Merece alguma atenção este
assunto, porque me parece haver alguma falta de conhecimento sobre a forma e
razão de ser deste tipo de interpelação e expressão efusiva de alegria e
comemoração.
Para além disso, já não é a
primeira vez que, no mail do N&M,
caem pedidos de esclarecimento sobre este assunto e, por esse mesmo motivo,
decidi escrever alguns considerandos.
O Grito Académico divulga-se
ao mundo tunante e académico nacional, com o lançamento do CD "Estudantina
Passa", mesmo se, já antes, era de uso comum, com especial incidência em
Coimbra Porto.
- Então (malta), e para............não vai nada, nada,
nada, nada?
- Tudo !
- Mas mesmo nada, nada, nada, nada?
- Tudo!
- Então, com toda a cagança, com toda a pujança
..........(e outros dizeres)..... aqui vai/sai um...F-R-A!
- Frá!
- FRE!
-Fré!
-FRI!
- Fri!
- FRO!
- Fró!
- FRU (com prolongamento do som É da letra F: "éf "- concluindo com RU -
"ériu").
- Fru!
-(todos) FRA,
FRE, FRI, FRO FRU
ALIQUA, (a)liquá, (a)liquá (BIS)
CHIRIBIRIBI-TÁ-TÁ-TÁ-TÁ (BIS)
HURRA, HURRA, HURRA!!!
Alguns irão torcer o nariz,
porque o interpretam de outra forma, nomeadamente a parte do Aliqua ou do
chiribiribi, mas mais à frente se explica.
F.R.A.
("éfférreá")
A sigla F.R.A., e o actual
grito, parecem provir dos tempos conturbados da Crise Académica (Frente
Revolucionária Académica ou Falange de Renovação Académica), inspirados, no FRA
brasileiro (Frente Republicana Académica) que alguns estudantes cariocas, em
finais do séc. XIX terão criado - grito esse que voltaria a fazer-se ouvir em
Coimbra, pelos refugiados estudantes brasileiros, albergados na República dos
Cágados.
Estes estudantes recriam a
Frente Republicana Académica de outrora, sob a batuta de um tal Divaldo Freitas
(grande divulgador do grito) gritando "FRA!", como acrónimo
codificado, contra o regime de Getúlio Vargas (1883-1954), o qual chegara à
presidência da república brasileira em 1934, instaurando uma ditadura com
o golpe de Novembro de 1937.
Divaldo Freitas (que já
entoaria essa sigla nos jogos de futebol do Cantanhede, segundo o avançado por
Octávio Sérgio) passará esse grito para os quintanistas de medicina que, em
1938, o estreiam no jardim botânico da UC, rapidamente passando a todos os
cursos que, nessa queima, o cristalizam e oficializam.

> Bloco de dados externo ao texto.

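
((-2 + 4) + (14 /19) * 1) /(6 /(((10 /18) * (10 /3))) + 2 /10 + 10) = 325 /1596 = 0.20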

Parece provável, contudo, a
ligação à ideia revolucionária até porque quando referia a parte do "Aos
canhões; a rolar peças" (popularizado pela EUC), está presente esta ideia
bélica que, ao que tudo aponta, se referiria ao famoso Batalhão Académico de
1808, num exercício de saudosismo histórico da participação e garra dos
Estudantes de Coimbra na luta contra os exércitros napoleónicos (1ª invasão).
Deste modo, tudo indica ter origem no espírito "revolucionário" que
grassou em finais da década de 60 do século passado.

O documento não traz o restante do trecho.